Best of the Big Three: California’s High Sierra Trio of Parks

The ultimate guide to Yosemite, Sequoia, and Kings Canyon National Parks that California’s High Sierra has to offer.




Yosemite National Park, the jewel of the High Sierra. Famous for waterfalls, granite masterpieces, camping, wildlife and some of the best sky-gazing known to man, Yosemite remains a must-see for any California visitor. On a guided tour of the valley floor, you’ll catch a glimpse of the landmarks Ansel Adams made famous, including Yosemite Falls, Half Dome, El Capitan, Bridalveil falls and more. You’ll also learn fascinating facts about Yosemite’s history, geology and wildlife. With nearly 1,200 square miles, there are parts of Yosemite still to be discovered. If you travel in June (peak wildflower time), you’re bound to catch a glimpse of nature’s carpet of many colors in meadows throughout the park. Travel home with visions of mountains in your head.


  1. Float down a river: In Yosemite Valley, Merced River’s summer flow is typically so gentle that your raft lazily meanders.
  2. Pedal the valley: Rent a bike, or bring your own, and ride the Yosemite Valley Bike Path, admiring El Capitan’s majesty as you pedal 12 miles of level paved trails.

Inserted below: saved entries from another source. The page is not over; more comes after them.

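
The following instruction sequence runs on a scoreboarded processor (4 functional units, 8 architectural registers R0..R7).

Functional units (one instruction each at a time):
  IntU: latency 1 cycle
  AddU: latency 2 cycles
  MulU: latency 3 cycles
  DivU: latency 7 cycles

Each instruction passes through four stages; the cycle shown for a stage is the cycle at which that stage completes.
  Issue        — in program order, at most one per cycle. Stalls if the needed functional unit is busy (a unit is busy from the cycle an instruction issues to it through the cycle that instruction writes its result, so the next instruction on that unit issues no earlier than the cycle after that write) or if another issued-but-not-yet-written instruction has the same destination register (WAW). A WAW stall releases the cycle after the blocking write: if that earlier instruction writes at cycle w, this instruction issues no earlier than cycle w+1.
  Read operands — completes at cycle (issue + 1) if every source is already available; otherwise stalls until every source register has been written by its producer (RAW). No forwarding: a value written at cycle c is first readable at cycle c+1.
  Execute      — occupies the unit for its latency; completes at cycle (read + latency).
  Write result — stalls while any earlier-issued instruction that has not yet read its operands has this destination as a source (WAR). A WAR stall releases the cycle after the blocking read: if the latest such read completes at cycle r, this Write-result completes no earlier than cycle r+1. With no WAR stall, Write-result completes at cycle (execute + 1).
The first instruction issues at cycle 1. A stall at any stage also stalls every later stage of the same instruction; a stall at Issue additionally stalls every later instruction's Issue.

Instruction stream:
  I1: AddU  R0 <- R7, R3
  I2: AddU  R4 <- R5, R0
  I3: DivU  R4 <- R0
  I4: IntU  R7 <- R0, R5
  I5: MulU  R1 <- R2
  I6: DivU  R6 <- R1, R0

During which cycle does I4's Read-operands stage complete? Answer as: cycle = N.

t=1  I1→AddU
t=2  I1 RO
t=4  I1 EX
t=5  I1 WR R0
t=6  I2→AddU
t=7  I2 RO
t=9  I2 EX
t=10  I2 WR R4
t=11  I3→DivU
t=12  I3 RO, I4→IntU
t=13  I4 RO, I5→MulU
t=14  I4 EX, I5 RO
t=15  I4 WR R7
t=17  I5 EX
t=18  I5 WR R1
t=19  I3 EX
t=20  I3 WR R4
t=21  I6→DivU
t=22  I6 RO
t=29  I6 EX
t=30  I6 WR R6

cycle = 13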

Park your bike at the convenient bike racks and walk your way up the short trails to Lower Yosemite Falls and Mirror Lake.
  3. Gaze at the night sky: Pack a picnic and head up to Glacier Point in time for sunset.
  4. Watery wonders: Yosemite is filled with spectacular waterfalls. Take the challenging 5.4 mile loop hike to Vernal Fall and Nevada Fall, its worth the work!
  5. Hike and be awed: The spectacular 8.5 mile Panorama Trail is mostly downhill and offers nonstop views.



Sequoia National Park is California’s first national park and America’s second oldest, next to Yellowstone. Late spring/early summer is one of the most beautiful times to visit, with fields of wildflowers and abundant wildlife. Rivers and waterfalls run crystal clear, while higher parts remain a snow-capped testament to the recent winter. The giant sequoias are an impressive reminder of nature’s beauty and resilience, while the oak chaparral is second only to the rainforest in diversity of plants and animals. Enjoy lunch at the historic Reedley Opera House, built in 1903.


  1. Thrilling drive: Surrounded by 11,000 foot summits, Mineral King Valley makes and unforgettable destination. The white-knuckle drive makes for a spectacular payoff. Beautiful trails to alpine lakes and glorious high country.
  2. Family hike: The easy 1.7 mile hike from Lodgepole Campground to Tokopah Falls crosses a footbridge and and winds past meadows populated with seasonal wildflowers. At the trails end the falls cascade down a granite wall.
  3. Jaw-Dropping Sequoias: Be humbled by the General Sherman Tree, the largest living tree on earth. Trails provide great views of dozens of sequoias as wide as your living room.
  4. Go for a dip: Paradise Creek is a bather’s dream. Small falls and large swimming holes parallel Paradise Creek Trail.

Kings Canyon:


The canyon of the Kings River is carved to a depth of 8,000 feet, making it one of the deepest in North America – Even deeper than the Grand Canyon. The Kings Scenic byway (Highway 180) winds its way through the canyon, uncovering wonderful travel destinations, such as tree-covered mountains, never-ending canyons, rolling hills, and breathtaking vistas.


  1. Saunter by the river: The 1.5 mile self guided trail loop around fern-filled Zumwalt  Meadow shows off the best of Kings Canyon, including a close up look at the master carver, the South Fork Kings River.
  2. Tour a cave: Magnificent Boyden Cavern hides beneath the 2,000 foot high marble walls of the Kings Gates. Take a 45 minute guided walking tour to explore the caves.
  3. Catch a big one: Lucky anglers brag about a catch-and-release rate of more than 100 trout per day in the South Fork Kings River at Cedar Grove. To avoid crows, hike the Mist Falls Trail from roads end. Just below the falls the water swirls with trout.
  4. Take a stroll or roll: The Roaring River Falls make a powerful noise as the boisterous cascade hits the water. The short 1/2 mile ascend is the perfect choice for explorers of all abilities.